Тимке нужен отец. А не тиран. Не контролёр. Не человек, от которого мама ходит по квартире так, как ходят по битому стеклу.

Я положила телефон экраном вниз. Как кладут карту — рубашкой вверх, чтобы не видеть, что на ней.

Легла. Натянула плед до подбородка. Клетчатый, шерстяной, колючий — и от этой колючести стало почему-то спокойнее. Потому что колючее — настоящее. Потому что мягкое слишком часто оказывалось ловушкой.

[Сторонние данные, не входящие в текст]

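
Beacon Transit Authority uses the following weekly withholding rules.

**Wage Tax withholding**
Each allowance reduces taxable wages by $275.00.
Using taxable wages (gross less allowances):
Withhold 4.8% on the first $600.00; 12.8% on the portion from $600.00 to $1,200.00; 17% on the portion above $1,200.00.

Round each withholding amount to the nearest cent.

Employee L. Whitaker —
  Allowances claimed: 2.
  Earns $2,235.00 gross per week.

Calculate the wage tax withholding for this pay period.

Wage Tax: taxable = $2,235.00 − 2×$275.00 = $1,685.00
  $105.60 + 17% × ($1,685.00 − $1,200.00) = $105.60 + 17% × $485.00 = $188.05

$188.05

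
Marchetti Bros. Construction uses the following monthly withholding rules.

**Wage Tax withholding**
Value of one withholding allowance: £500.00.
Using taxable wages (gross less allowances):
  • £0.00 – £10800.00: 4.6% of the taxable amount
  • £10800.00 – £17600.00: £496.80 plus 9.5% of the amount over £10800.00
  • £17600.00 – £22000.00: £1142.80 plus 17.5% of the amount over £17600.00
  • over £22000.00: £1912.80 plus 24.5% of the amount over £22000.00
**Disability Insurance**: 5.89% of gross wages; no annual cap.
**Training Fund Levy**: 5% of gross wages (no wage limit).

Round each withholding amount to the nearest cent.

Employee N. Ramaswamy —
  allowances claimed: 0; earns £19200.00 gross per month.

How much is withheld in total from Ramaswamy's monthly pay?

£3513.68

Wage Tax: taxable = £19200.00
  £1142.80 + 17.5% × (£19200.00 − £17600.00) = £1142.80 + 17.5% × £1600.00 = £1422.80
Disability Insurance: 5.89% × £19200.00 = £1130.88
Training Fund Levy: 5% × £19200.00 = £960.00
Total: £1422.80 + £1130.88 + £960.00 = £3513.68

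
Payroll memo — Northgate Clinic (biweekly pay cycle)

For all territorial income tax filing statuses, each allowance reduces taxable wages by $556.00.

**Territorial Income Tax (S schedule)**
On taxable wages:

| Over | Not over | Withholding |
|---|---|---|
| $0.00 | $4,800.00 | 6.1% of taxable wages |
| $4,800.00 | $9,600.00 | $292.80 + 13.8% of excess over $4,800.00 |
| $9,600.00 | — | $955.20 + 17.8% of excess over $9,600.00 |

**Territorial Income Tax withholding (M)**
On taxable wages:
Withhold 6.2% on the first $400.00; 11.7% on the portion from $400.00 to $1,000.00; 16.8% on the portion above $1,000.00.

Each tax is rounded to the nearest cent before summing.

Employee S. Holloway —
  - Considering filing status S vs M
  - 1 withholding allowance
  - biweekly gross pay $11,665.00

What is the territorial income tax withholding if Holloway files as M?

$1,793.31

Territorial Income Tax (M): taxable = $11,665.00 − 1×$556.00 = $11,109.00
  $95.00 + 16.8% × ($11,109.00 − $1,000.00) = $95.00 + 16.8% × $10,109.00 = $1,793.31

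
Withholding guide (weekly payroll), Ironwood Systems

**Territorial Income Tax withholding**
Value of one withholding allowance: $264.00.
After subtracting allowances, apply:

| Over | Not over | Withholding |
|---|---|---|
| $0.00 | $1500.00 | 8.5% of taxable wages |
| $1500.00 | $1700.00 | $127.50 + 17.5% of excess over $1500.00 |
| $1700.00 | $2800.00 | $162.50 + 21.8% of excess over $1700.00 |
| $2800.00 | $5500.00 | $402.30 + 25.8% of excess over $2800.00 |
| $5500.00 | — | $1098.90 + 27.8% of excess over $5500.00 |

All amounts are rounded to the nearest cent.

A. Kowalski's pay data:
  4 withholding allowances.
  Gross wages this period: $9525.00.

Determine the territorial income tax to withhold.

Territorial Income Tax: taxable = $9525.00 − 4×$264.00 = $8469.00
  $1098.90 + 27.8% × ($8469.00 − $5500.00) = $1098.90 + 27.8% × $2969.00 = $1924.28

$1924.28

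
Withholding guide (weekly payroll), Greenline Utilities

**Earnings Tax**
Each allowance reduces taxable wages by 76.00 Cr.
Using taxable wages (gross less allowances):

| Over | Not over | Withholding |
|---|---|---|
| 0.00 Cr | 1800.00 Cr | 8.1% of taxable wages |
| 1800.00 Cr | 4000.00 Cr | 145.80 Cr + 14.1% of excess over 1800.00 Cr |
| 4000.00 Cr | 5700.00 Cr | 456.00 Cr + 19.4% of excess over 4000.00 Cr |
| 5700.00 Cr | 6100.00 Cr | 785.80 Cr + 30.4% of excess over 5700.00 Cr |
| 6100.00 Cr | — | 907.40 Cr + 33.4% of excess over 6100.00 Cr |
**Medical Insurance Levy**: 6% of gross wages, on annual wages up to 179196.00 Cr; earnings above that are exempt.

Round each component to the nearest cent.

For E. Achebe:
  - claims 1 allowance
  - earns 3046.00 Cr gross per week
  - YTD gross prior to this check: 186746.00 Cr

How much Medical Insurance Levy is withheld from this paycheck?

0.00 Cr

Medical Insurance Levy: YTD 186746.00 Cr ≥ cap 179196.00 Cr → 0.00 Cr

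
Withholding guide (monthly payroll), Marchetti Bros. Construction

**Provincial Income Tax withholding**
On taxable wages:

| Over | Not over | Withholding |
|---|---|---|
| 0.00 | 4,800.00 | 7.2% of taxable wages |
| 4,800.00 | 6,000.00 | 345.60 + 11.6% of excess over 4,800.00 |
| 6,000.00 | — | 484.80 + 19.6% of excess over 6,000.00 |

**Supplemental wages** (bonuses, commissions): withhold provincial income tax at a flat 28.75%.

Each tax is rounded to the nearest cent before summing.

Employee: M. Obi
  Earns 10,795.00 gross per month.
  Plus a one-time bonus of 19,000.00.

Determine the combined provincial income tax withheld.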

За стеной было тихо — только Тимкино дыхание, если прислушаться. Кирилл был внизу, в своей просторной спальне на первом этаже. Или ещё сидел во дворе. Я не знала. И — впервые за очень долгое время — мне не нужно было знать, где мужчина. Не нужно было прислушиваться к шагам. Не нужно было угадывать настроение по звуку открывающейся двери.

Залив шумел за окном — тихо, мерно, как дыхание спящего великана. Волна — пауза — волна. Волна — пауза — волна. Ритм, не требующий ответа. Ритм, который просто есть — как сердцебиение, как прилив, как жизнь, которая продолжается, даже когда ты не уверена, что хочешь этого.

Я закрыла глаза.

И последняя мысль — перед тем как провалиться в сон — была не о Дамире. Не о Кирилле. Не о карточке, не об адвокате, не о разводе.

О Тимкином кулачке под щекой.

О брусничном пятнышке на подбородке.

О том, что завтра утром он проснётся — и я буду рядом.

И больше мне ничего не нужно.

Прилив придёт — и всё смоет. Страх, вину, следы на песке. Всё.

Но это — потом.

А сейчас — сон. И тишина. И щелчок замка, который держит.

Я проснулась первой. Открыла глаза — и секунду не понимала, где я. Потолок — светлый, деревянный, с аккуратными балками. Не наш потолок. Не наша спальня. Не наша жизнь.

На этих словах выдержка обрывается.